Satellitenbilder zeigen, dass das Lager erst kurz nach dem Jahreswechsel zwischen dem 31. Dezember 2023 und dem 10. Januar 2024 errichtet wurde. Es lag auf einer offenen Anhöhe nicht weit von den Stadtgrenzen von Rafah entfernt. Das Lager bedeckte eine Fläche, die etwa der Größe eines Fußballfeldes entsprach.
Die Lage des Lagers sollte von der israelischen Armee bekannt sein, da es speziell mit Korrosionsblechen und Zeltmasten umzäunt war. Das provisorische Lager war östlich des Tal al-Sultan-Viertels, nahe einer bedeutenden UN-Einrichtung gelegen. Es lag 200 Meter von den äußeren UN-Mauern entfernt, 600 Meter von den Stadtgrenzen von Tal al-Sultan und 2,5 Kilometer vom Zentrum von Rafah entfernt.
Der israelische Luftangriff überraschte die Einwohner von Rafah, insbesondere da ihre Aufmerksamkeit auf die Bekämpfung verbliebener Hamas-Stützpunkte in südlicheren Gebieten galt. Das Lager, obwohl es außerhalb der Gebiete war, die für die Evakuierung vorgesehen waren, lag auch sicherlich außerhalb der angekündigten "humanitären Zone" in Al-Mawasi.
Die genaue Stelle des Angriffs lässt sich nicht aus den Satellitenbildern ermitteln. Bislang ist kein unbestreitbares Beweis aus den Fotos der verbliebenen Fotografen im Gazastreifen aufgetaucht. Es bleibt unklar, ob die israelische Bombardierung Ziele innerhalb oder außerhalb des Lagers angegriffen hat.
Es ist auch unklar, wie die folgenden Explosionen und die verheerende Feuer entstanden. Dennoch stimmen alle darin überein, dass der Auslöser ein israelischer Angriff war. Die israelische Armee erklärte am nächsten Tag: "Die israelischen Kampfflugzeuge führten einen Luftangriff in der Nähe von Rafah aufgrund von Geheimdienstinformationen durch."
Es muss etwas Unerwartetes passiert sein, während der Angriff. Die verwendeten Munition - zunächst auf 17 Kilogramm geschätzt, später auf 34 Kilogramm erhöht - war angeblich nicht ausreichend, um die beobachteten Zerstörungen und Feuer verursacht zu haben.
Die Militärs könnten möglicherweise Luft-Boden-Raketen mit kleineren Sprengköpfen während der Operation eingesetzt haben.
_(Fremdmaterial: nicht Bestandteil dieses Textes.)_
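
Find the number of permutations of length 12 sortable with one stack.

Stack-sortable permutations are exactly the 231-avoiding ones, counted by C_n; here n = 12.
C_12 = C(24,12)/13 = 2704156/13 = 208012.

208012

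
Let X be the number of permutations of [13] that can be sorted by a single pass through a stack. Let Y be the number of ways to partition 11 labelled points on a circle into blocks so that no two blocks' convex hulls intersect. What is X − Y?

684114

Stack-sortable permutations are exactly the 231-avoiding ones, counted by C_n; here n = 13. So X = C_13 = 742900.
Non-crossing partitions of an n-element set are counted by C_n; here n = 11. So Y = C_11 = 58786.
X − Y = 742900 − 58786 = 684114.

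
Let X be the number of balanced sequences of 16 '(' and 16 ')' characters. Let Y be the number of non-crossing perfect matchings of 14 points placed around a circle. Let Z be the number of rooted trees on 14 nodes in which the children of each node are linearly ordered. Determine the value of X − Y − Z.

34614341

Balanced strings of n pairs of brackets are counted by C_n; here n = 16. So X = C_16 = 35357670.
Non-crossing perfect matchings of 2n points on a circle are counted by C_n; with 14 points, n = 7. So Y = C_7 = 429.
A rooted plane tree on 14 nodes has 13 edges, and such trees are counted by C_13. So Z = C_13 = 742900.
X − Y − Z = 35357670 − 429 − 742900 = 34614341.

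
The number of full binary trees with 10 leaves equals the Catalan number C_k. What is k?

Full binary trees with 10 leaves have 10−1 = 9 internal nodes, so there are C_9 of them.

9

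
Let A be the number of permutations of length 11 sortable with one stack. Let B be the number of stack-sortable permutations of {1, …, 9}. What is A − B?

53924

By Knuth's characterisation, the stack-sortable permutations of length 11 are the 231-avoiders, numbering C_11. So A = C_11 = 58786.
Stack-sortable permutations are exactly the 231-avoiding ones, counted by C_n; here n = 9. So B = C_9 = 4862.
A − B = 58786 − 4862 = 53924.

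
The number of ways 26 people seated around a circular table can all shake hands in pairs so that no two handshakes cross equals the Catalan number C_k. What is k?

Non-crossing handshake pairings of 2n people are counted by C_n; 26 people gives n = 13.

13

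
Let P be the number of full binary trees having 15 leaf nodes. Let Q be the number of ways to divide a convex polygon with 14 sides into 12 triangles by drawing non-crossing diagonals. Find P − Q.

Full binary trees with 15 leaves have 15−1 = 14 internal nodes, so there are C_14 of them. So P = C_14 = 2674440.
A convex 14-gon is triangulated into 12 triangles, and the number of such triangulations is the Catalan number C_{14−2} = C_12. So Q = C_12 = 208012.
P − Q = 2674440 − 208012 = 2466428.

2466428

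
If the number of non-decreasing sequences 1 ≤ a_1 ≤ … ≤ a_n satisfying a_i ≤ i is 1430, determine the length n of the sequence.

8

Such sub-staircase sequences of length n are counted by C_n. The Catalan number equal to 1430 is C_8.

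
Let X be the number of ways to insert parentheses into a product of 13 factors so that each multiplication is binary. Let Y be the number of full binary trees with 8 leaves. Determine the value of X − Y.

Ways to associate a product of 13 factors correspond to binary trees on 13 leaves, so the count is C_12. So X = C_12 = 208012.
Full binary trees with 8 leaves have 8−1 = 7 internal nodes, so there are C_7 of them. So Y = C_7 = 429.
X − Y = 208012 − 429 = 207583.

207583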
In früheren Fällen hatte die israelische Armee solche Munition gegen seniore Hamas-Mitglieder in der Mitte des Verkehrs verwendet.
"Wir untersuchen alle möglichen Ursachen" erklärte ein Sprecher der israelischen Armee im Zusammenhang mit der Ermittlung. Eine Möglichkeit könnte eine Sekundärexplosion sein, die nicht die vorgesehenen Ziele betraf. Videomaterial aus der Nacht des Vorfalls zeigt typische Sekundärexplosionen. Doch mehrere Fahrzeuge waren auch in Flammen, was möglicherweise zu einzelnen Explosionen geführt haben könnte.
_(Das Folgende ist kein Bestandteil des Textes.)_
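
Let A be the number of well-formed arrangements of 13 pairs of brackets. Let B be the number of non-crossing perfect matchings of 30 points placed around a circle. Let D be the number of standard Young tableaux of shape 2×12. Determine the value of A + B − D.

10229733

A balanced arrangement of 13 bracket pairs is a Dyck word of semilength 13, so the count is C_13. So A = C_13 = 742900.
Non-crossing perfect matchings of 2n points on a circle are counted by C_n; with 30 points, n = 15. So B = C_15 = 9694845.
Standard Young tableaux of shape 2×n are counted by C_n; here n = 12. So D = C_12 = 208012.
A + B − D = 742900 + 9694845 − 208012 = 10229733.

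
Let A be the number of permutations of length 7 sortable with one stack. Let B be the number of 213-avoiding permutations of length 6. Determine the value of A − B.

By Knuth's characterisation, the stack-sortable permutations of length 7 are the 231-avoiders, numbering C_7. So A = C_7 = 429.
For any fixed pattern of length 3, the pattern-avoiding permutations of [6] number C_6. So B = C_6 = 132.
A − B = 429 − 132 = 297.

297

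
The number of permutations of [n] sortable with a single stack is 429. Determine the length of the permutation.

Stack-sortable permutations of [n] are counted by C_n. The Catalan number equal to 429 is C_7.

7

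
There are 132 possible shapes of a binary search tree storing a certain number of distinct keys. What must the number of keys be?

6

Binary search tree shapes on n keys are counted by C_n, and C_6 = 132.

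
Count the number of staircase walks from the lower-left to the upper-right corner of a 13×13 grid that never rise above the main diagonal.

742900

Sub-diagonal monotone paths from (0,0) to (13,13) biject with Dyck paths of semilength 13, giving C_13.
C_13 = 742900.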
Zu den geplanten Luftangriffen wurden "eine Reihe von Schritten getroffen, um die Risiken für Zivilisten zu reduzieren" betonte die israelische Armee. Das Zielgebiet wurde von der Luft beobachtet, und es wurden mehrere Runden von überschneidenden Geheimdienstinformationen eingesetzt. Netanyahu nannte es später ein "tragisches Fehlverhalten" und befahl eine umfassende Untersuchung.
Das Flüchtlingslager wurde nur wenige Tage nach dem katastrophalen Bombenangriff komplett zerstört. Neue saubere Satellitenbilder zeigen, dass nicht nur die Zelte neben dem verbrannten Lager verschwunden sind, sondern auch fast alle Zelte in der näheren Umgebung.
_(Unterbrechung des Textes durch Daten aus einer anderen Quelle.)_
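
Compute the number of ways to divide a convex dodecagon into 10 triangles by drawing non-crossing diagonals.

16796

Triangulations of a convex m-gon are counted by C_{m−2}; with m = 12 this is C_10.
C_10 = C(20,10)/11 = 184756/11 = 16796.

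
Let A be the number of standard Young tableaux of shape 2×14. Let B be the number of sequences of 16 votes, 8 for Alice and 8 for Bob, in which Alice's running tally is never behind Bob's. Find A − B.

Standard Young tableaux of shape 2×n are counted by C_n; here n = 14. So A = C_14 = 2674440.
Reading a vote for the leader as '(' and for the other as ')' turns such a sequence into a balanced string of 8 pairs, so the count is C_8. So B = C_8 = 1430.
A − B = 2674440 − 1430 = 2673010.

2673010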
Das schreckliche Angriffsszenario unterstreicht die großen Gefahren, die Israel für die palästinensischen Einwohner des Gazastreifens darstellt, indem es an militärischen Konfrontationen mit Hamas im dicht besiedelten Gazastreifen teilnimmt. Der Generalsekretär der Vereinten Nationen, António Guterres, verurteilte die übermächtige Luftangriffswelle. "Ich verdamme die israelischen Maßnahmen, die zu vielen unschuldigen Toten geführt haben, die nur Schutz suchen wollten", sagte Guterres. "Dieser Alptraum muss enden."